CORN ended Monday lower, alternating between gains and losses for the fifth straight day.
The United States Department of Agriculture (USDA) projected nearly 92 million acres to be grown for corn this spring in its Prospective Plantings report on Friday, one million more than the average trade guess, led by a 27 per cent increase in North Dakota.
The USDA also reported corn stocks as of March 1 at 7.4 billion bushels, 73 million less than the trade’s average guess and 357 million less than last year.
In total, 1.098 million tonnes of U.S. corn were exported for the week ended March 30, up 60 per cent from the previous week and down 29 per cent from the same week last year. A 150,000 tonne sale from the U.S. to Mexico for the 2023-24 marketing year was announced this morning.
SOYBEAN values were supported by rising crude oil prices after OPEC+ announced on Sunday production cuts starting in May.
On Friday, the USDA projected 87.5 million acres of U.S. soybeans to be grown this spring, while it counted 1.685 billion bushels of stocks as of March 1, 246 million tighter than one year earlier.
The USDA also reported 499,000 tonnes of U.S. soybeans were exported for the week ended March 30, down from 892,000 from the previous week and down from 742,300 from the same week one year ago.
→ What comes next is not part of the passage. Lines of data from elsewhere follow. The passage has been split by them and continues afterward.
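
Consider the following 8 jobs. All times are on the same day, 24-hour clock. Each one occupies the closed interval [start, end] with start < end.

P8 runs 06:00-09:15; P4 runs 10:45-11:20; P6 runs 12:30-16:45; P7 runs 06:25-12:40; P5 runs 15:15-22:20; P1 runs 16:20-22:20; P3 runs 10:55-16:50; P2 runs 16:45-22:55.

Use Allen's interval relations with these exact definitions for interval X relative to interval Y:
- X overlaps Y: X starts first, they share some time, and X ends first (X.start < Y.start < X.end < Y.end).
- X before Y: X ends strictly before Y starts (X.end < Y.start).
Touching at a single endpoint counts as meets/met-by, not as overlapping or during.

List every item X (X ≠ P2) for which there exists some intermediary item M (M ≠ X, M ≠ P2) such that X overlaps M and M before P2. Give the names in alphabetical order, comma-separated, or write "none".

Target P2 = [16:45, 22:55].
Intermediaries M with M before P2: P4, P7, P8.
Via P4 — items with X overlaps P4: none.
Via P7 — items with X overlaps P7: P8.
Via P8 — items with X overlaps P8: none.
Union: P8.

P8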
The USDA confirmed a 177-million bushel soybean crush for February, down 14 million from January but up three million from February 2022.
Argentina is expected to launch a new “soy dollar” exchange rate to be worth 270 to 300 Argentina pesos per U.S. dollar.
WHEAT prices moved little compared to Friday’s close.
The USDA projected 49.855 million acres of wheat to be seeded this spring with 10.57 million for spring wheat. U.S. wheat stocks as of March 1 totaled 946 million bushels, down 83 million from last year.
For the week ended March 30, more than 168,000 tonnes of wheat were exported, down 58 per cent from last week and down 48 per cent from the same week last year.
Following the leads of Cargill and Viterra, Louis Dreyfus announced it will stop exporting Russian grain starting July 1.